Comme les beaux jours arrivent, que la liberté de mouvement revient peu à peu, je vous propose cette visite en photos aujourd'hui... Peut-être cela vous inspirera une belle journée printanière ou une excursion de vacances.

Bien sûr, une journée, c'est court... Aussi, nous n'avons profité que de la petite ville en elle-même et des rives du fleuve tranquilles mais point de ses environs, composés, entre autres, de vignobles etc...

Ce fut vraiment une journée savoureuse, bucolique et culturelle autour de la Sèvre.

Des petites ruelles, des escaliers, un château médiéval, qui surveillait autrefois la frontière sud du duché de Bretagne. Les halles médiévales et l’église romane rappellent elles aussi la prospérité de la ville au Moyen Âge.
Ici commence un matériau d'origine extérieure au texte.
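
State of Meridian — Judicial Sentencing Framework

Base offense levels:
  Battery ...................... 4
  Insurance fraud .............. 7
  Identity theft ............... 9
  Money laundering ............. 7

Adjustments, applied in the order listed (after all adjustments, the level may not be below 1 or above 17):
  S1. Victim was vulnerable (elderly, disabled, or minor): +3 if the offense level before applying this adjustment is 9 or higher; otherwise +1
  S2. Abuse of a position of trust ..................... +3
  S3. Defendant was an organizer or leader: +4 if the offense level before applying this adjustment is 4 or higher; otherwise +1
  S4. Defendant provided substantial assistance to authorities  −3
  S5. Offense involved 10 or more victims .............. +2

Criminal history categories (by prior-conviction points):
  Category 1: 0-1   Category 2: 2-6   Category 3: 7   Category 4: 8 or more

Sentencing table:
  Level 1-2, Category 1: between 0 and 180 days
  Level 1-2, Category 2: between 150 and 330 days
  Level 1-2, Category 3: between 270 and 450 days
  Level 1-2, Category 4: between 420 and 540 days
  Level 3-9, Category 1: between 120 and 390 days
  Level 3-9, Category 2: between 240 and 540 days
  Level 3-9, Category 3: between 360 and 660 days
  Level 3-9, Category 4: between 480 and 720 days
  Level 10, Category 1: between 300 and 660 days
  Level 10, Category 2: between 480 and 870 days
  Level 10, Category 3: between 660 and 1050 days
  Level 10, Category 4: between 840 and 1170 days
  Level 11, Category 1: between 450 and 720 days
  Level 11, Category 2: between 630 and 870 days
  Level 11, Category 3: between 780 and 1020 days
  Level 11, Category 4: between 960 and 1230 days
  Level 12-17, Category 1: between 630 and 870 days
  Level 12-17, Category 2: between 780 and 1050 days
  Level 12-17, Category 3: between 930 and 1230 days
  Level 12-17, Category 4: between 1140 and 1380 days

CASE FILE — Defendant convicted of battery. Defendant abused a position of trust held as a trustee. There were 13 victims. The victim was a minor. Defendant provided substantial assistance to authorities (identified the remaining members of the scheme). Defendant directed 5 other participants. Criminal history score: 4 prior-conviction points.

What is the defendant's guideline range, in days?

Base offense level for battery: 4.
S1 applies (level before this adjustment is 4 < 9, so +1): 4 + 1 = 5.
S2 applies: 5 + 3 = 8.
S3 applies (level before this adjustment is 8 ≥ 4, so +4): 8 + 4 = 12.
S4 applies: 12 − 3 = 9.
S5 applies: 9 + 2 = 11.
Final offense level: 11.
Criminal history: 4 prior points → Category 2 (2-6).
Level 11 falls in the 11 band.
Grid: Level 11 × Category 2 = 630-870 days.

630-870 days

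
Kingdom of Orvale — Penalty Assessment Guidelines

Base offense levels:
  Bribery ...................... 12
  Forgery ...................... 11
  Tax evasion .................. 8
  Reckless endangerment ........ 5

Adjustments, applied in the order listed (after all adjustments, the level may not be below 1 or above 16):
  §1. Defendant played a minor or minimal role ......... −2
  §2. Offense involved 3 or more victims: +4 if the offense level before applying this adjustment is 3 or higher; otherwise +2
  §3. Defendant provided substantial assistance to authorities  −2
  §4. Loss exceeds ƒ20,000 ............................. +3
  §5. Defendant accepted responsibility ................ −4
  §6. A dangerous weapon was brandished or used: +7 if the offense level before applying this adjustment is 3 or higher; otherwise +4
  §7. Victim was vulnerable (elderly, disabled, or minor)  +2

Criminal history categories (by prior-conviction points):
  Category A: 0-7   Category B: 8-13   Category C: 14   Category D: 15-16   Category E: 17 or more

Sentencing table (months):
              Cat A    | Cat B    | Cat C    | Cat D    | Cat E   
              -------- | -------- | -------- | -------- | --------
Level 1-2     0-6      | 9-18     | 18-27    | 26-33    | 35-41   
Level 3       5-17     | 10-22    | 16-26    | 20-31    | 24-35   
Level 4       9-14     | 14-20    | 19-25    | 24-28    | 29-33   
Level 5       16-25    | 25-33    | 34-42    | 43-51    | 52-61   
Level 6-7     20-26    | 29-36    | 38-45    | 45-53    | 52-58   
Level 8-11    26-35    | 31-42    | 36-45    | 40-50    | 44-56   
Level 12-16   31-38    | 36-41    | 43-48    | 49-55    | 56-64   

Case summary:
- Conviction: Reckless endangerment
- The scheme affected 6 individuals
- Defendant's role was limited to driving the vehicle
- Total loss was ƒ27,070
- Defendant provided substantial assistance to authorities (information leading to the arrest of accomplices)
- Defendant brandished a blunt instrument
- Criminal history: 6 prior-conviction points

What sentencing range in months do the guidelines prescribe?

Base offense level for reckless endangerment: 5.
§1 applies: 5 − 2 = 3.
§2 applies (level before this adjustment is 3 ≥ 3, so +4): 3 + 4 = 7.
§3 applies: 7 − 2 = 5.
§4 applies: 5 + 3 = 8.
§5 does not apply.
§6 applies (level before this adjustment is 8 ≥ 3, so +7): 8 + 7 = 15.
Final offense level: 15.
Criminal history: 6 prior points → Category A (0-7).
Level 15 falls in the 12-16 band.
Grid: Level 12-16 × Category A = 31-38 months.

31-38 months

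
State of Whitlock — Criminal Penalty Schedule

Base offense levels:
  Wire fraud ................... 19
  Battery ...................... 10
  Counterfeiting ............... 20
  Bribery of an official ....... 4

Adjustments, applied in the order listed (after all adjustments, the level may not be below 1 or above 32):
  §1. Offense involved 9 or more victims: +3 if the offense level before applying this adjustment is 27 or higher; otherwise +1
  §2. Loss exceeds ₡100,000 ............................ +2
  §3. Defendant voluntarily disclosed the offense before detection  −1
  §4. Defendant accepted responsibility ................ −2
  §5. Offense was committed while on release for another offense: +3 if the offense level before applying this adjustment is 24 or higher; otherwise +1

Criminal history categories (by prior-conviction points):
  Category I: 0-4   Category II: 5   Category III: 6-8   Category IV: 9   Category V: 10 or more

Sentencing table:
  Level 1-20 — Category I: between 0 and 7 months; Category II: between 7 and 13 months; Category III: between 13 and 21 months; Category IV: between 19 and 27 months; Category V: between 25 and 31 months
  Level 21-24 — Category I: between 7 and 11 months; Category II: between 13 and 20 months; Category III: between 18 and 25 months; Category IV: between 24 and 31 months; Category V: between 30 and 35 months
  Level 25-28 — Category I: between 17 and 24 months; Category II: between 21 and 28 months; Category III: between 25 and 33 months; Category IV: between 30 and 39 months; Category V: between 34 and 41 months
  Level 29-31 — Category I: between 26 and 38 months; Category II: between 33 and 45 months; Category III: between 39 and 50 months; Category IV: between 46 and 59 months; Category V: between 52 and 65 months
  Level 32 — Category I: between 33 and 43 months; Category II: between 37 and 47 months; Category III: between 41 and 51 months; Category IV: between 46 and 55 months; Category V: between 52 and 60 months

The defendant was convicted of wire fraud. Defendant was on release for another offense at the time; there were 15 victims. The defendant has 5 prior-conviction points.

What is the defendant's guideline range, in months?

Base offense level for wire fraud: 19.
§1 applies (level before this adjustment is 19 < 27, so +1): 19 + 1 = 20.
§2 does not apply.
§5 applies (level before this adjustment is 20 < 24, so +1): 20 + 1 = 21.
Final offense level: 21.
Criminal history: 5 prior points → Category II (5).
Level 21 falls in the 21-24 band.
Grid: Level 21-24 × Category II = 13-20 months.

13-20 months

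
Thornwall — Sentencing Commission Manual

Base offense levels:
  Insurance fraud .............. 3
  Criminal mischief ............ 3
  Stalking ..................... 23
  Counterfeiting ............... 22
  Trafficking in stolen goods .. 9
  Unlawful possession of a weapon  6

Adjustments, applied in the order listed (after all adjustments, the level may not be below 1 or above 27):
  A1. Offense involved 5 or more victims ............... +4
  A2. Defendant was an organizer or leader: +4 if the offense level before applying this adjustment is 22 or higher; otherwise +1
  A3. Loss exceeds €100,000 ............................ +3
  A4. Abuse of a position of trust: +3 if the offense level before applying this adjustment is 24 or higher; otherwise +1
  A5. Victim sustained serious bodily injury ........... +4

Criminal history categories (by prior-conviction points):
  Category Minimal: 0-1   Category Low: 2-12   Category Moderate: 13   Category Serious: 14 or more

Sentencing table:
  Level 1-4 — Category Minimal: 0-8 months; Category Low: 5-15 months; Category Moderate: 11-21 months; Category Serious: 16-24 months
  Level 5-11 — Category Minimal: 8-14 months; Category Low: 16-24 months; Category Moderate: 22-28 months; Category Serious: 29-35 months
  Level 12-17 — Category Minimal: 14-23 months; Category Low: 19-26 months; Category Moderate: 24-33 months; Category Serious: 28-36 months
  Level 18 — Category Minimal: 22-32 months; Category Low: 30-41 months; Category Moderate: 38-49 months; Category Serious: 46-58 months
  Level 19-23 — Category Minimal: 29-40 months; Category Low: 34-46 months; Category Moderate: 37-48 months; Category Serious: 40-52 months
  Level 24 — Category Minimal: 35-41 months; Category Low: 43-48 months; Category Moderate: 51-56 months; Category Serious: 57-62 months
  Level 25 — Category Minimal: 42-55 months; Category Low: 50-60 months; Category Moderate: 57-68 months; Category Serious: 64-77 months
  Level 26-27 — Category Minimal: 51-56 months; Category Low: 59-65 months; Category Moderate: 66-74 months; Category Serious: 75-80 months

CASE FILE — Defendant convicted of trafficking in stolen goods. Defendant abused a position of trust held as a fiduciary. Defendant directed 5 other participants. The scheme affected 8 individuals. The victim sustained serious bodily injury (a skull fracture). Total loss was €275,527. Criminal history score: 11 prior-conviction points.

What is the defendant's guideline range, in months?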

Puis Clisson subit les affres de la Révolution, avant de connaître une seconde naissance au 19e siècle ! Des artistes tombent alors amoureux de cette ville et font de Clisson un ensemble architectural et paysager à l'italienne. Le dépaysement est garanti... Il flotte un air de Toscane !

Et c'est aussi à Clisson que se trouve le siège du fameux festival Hellfest !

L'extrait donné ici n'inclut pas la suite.